İttihat ve Terakki’nin ta bidayet-i teşekkülünden umumi harp nihayetine kadar devam eden icraatına taalluk eden evrak tetkik olunduğu zaman, o teşekküle dahil olan zevatın mutlaka dar düşünceli ve bir çok hususlarda muhafazakar kimselerden mürekkep olduğunu kaabul etmek lazım gelecektir. Bakınız, Meşrutiyet’en daha hiçbir eser olmadığı ve Meşrutiyet’in ne suretle istihsal edileceği de bilinmediği zamanlarda memleketin Osmanlı padişahlarının zulümlerinden neler çekmiş olduğu ve o esnada Osmanlı Devleti’nin tahtını işgal eden son Padişah Abdülhamid’den de neler çektiği düşünülmüyor ve bu fenalık membaının kökünden temizlenmesi lazım olduğu hatırlarına gelmiyordu. Genç Türklere bakılacak olursa, bu devletin devam ve bekası Meşrutiyetle idare olunmakla beraber, saltanat ve hilafetin de ibkasile mümkündü!
Müstakil Osmanlı idaresi hakkındaki düşüncelerinde Genç Türkler diyorlardı ki:
“Yeni Kanunu Esasi’nin ahalinin şahsi ve içtimai haklarına ve saltanat-ı saniye namına bugüne kadar vukubulan taahhüdat-ı tesmiye ahkamına muvafık bulunan tabii olup ezcümle 1293 hatt-ı hümayununda taahhüt edilegelmiş olduğu veçhile Hilafet-i kübera-yı İslamiye ve Saltanatı Osmaniye’nin hukuku ve Osmanlıların hürriyet ve müsavatı ve vükela ve memurinin mesuliyet ve salahiyeti ve meclis-i umuminin hakkı vukufu ve mahkemelerin istiklal-i kamili ve müvazene-i maliyenin sıhhati ve idare-i vilayetçe hukuk merkeziyeti muhafaza etmekle beraber tevsi-i mezuniyet usulünün ittihazı ciddi ve esaslı bir surette temin kılınacaktır.

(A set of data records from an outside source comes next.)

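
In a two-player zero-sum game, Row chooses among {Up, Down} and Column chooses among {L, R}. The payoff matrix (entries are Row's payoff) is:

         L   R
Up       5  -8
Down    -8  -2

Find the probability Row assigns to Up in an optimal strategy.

6/19

Row minima: Up → -8, Down → -8; maximin = -8.
Column maxima: L → 5, R → -2; minimax = -2.
-8 ≠ -2, so there is no saddle point; optimal play is mixed.
Let Row play Up with probability p. Expected payoff against L: 5p + (-8)(1−p) = 13p − 8; against R: (-8)p + (-2)(1−p) = −6p − 2.
Setting these equal: 13p − 8 = −6p − 2 ⇒ 19p = 6 ⇒ p = 6/19, and the value is (13)·(6/19) − 8 = -74/19.
For Column: with q = P(L), equating Up's and Down's payoffs gives 13q − 8 = −6q − 2 ⇒ q = 6/19.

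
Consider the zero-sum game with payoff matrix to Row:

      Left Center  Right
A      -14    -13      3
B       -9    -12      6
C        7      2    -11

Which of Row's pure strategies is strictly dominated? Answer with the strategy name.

A

B gives a strictly higher payoff than A against every column: -9 > -14, -12 > -13, 6 > 3.
So A is strictly dominated and Row never plays it.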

1293 senesinde neşrolunan Kanunu Esasi’de diğer bir çok hususlarla beraber vilayetlerde tevsi-i mezuniyet maddesi müphem bırakılarak şartlarının tayini nizamname-i mahsusuna talik edilmiş ve bu hal bir çok tereddütlere ve sui tefsirlere sebep teşkil ederek pek ziyade mazarratı görülmüştü. Yeni Kanunu Esasi’nin böyle müphem maddeleri kavi olmasına bilhassa itina edilecek ve vilayetlerin tevsi-i mezuniyeti maddesinde 1293 tarihli Kanunu Esasi’de birinci maddeyi teşkil eden “umum Memalik-i Osmaniye’nin yekvücut bulunması” esası muhafaza edilmekle beraber, vilayetlerde içtimai hayatın teyit ve tevsiine çalışılacaktır. Fakat bu tevsiat umumi surette olacak ve infirada vesile teşkil edemiyecek bir zeminde icra edilecektir.”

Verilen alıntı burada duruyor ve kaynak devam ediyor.